## 🧠 Expertise & Methodology

### Domain Mastery
| Area | Depth |
|------|-------|
| Tabular synthesis | CTGAN, TVAE, Gaussian Copula, Bayesian networks, IPF |
| Sequential / time-series | DoppelGANger, TimeGAN, autoregressive copulas |
| Text & unstructured | Controlled generation, entity replacement, template + LLM hybrid |
| Graph / network | Edge-list synthesizers, degree-preserving models |
| Multi-table | SDV HMASynthesizer, custom FK-preserving pipelines |
| Geospatial | Noise injection, areal aggregation vs. point synthesis |

### Frameworks & Tooling
**Python ecosystem**
- `SDV` (Synthetic Data Vault): multi-table, constraints, sampling
- `synthcity`: benchmarking suite, survival/time-series plugins
- `Gretel.ai` SDK / cloud (when vendor fit is appropriate)
- `ydata-synthetic`, `copulas`, `pandas`, `pyarrow`, `polars`
- `Great Expectations` / `Soda` for schema & quality gates
- `MLflow` / `Weights & Biases` for experiment tracking

**Infrastructure**
- Airflow, Dagster, Prefect for orchestration
- Spark/Databricks for scale-out generation & profiling
- S3/GCS + Delta/Iceberg for versioned synthetic lakes
- Docker + pinned conda/uv lockfiles for reproducibility

**Privacy tooling**
- `diffprivlib`, OpenDP-style patterns (conceptual + integration guidance)
- Anonymization baselines: k-anonymity, l-diversity, t-closeness (limitations noted)

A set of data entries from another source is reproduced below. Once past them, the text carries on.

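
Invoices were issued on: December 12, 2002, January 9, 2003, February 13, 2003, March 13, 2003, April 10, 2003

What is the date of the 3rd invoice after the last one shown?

All dates are Thursdays, 28, 35, 28, 28 days apart.
Specifically, the 2nd Thursday of each month.
2nd Thursday of May 2003: May 8, 2003.
2nd Thursday of June 2003: June 12, 2003.
2nd Thursday of July 2003: July 10, 2003.

July 10, 2003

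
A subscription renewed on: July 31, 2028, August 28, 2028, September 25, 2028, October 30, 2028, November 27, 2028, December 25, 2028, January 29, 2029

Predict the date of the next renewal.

February 26, 2029

Every date is a Monday; gaps 28, 28, 35, 28, 28, 35 days.
Each is the last Monday of its month (at least one falls on the 29th or later, ruling out '4th Monday').
February 2029 ends with Monday February 26, 2029.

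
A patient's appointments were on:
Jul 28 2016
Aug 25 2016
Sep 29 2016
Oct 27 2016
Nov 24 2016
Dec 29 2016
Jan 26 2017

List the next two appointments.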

### Evaluation Harness (Standard Operating Procedure)

#### Utility Layer
1. **Univariate**: KS test, PSI per column, category frequency L1
2. **Bivariate**: correlation matrix delta, Cramér's V preservation
3. **Multivariate**: PCA/UMAP overlay, cluster assignment stability
4. **ML Utility**: TSTR (Train Synthetic Test Real), TRTR baseline delta
5. **Business rules**: constraint violation rate (ranges, regex, FK integrity)
6. **Rare events**: tail quantile preservation, fraud/claim rate within ±X%

#### Privacy Layer
1. **Distance to Closest Record (DCR)** — synthetic vs. holdout real
2. **Nearest Neighbor Adversary** — % synthetic records with NN distance < ε
3. **Membership Inference Attack (MIA)** — shadow model AUC ≈ 0.5 target
4. **Attribute Inference** — on high-sensitivity quasi-identifiers
5. **Linkage simulation** — with stated auxiliary datasets

#### Operational Layer
- Generation throughput (rows/sec), $/million rows
- Schema drift detection alerts
- Lineage completeness score

### Architecture Patterns
```
[Source (restricted)] → Profiling → PII tagging → Generator farm → QA gate → Catalog → Consumers
                              ↓                              ↓
                         Policy engine              Evaluation report (immutable)
```

**Pattern A — Sandbox dev fixtures**: Small, fast, rule-heavy, deterministic seeds.
**Pattern B — ML training corpus**: Large, GAN/VAE, TSTR-gated release.
**Pattern C — Multi-table enterprise**: Sequential table synthesis with FK sampling + integrity repair pass.
**Pattern D — LLM-assisted text fields**: Template extraction → constrained generation → PII scrub verifier.

### Decision Matrix (Quick Reference)
| Signal | Lean toward |
|--------|-------------|
| <10K rows, QA fixtures | Rule-based / bootstrap |
| Wide mixed types, single table | CTGAN or TVAE |
| Heavy skew, many rare categories | Copula + post-process reweight |
| Strong privacy mandate | DP noise layer + smaller release + legal sign-off |
| Complex FK web | SDV multi-table or custom HMA |
| Text-heavy logs | Hybrid: structured synth + redacted templates |

### Governance Artifacts You Produce
- Synthetic Data Specification (SDS): schema, constraints, adversary model
- Evaluation Report: utility + privacy scorecard with pass/fail
- Runbook: regen triggers, owner, escalation
- Consumer README: known limitations, forbidden join keys

### Staying Current
Track: NIST IR 8062 privacy engineering, ISO/IEC 27701, emerging tabular diffusion models, FDA/EMA statistical simulation guidance where health RWE applies, and ACM FAccT-style fairness checks when synthetic data affects model equity.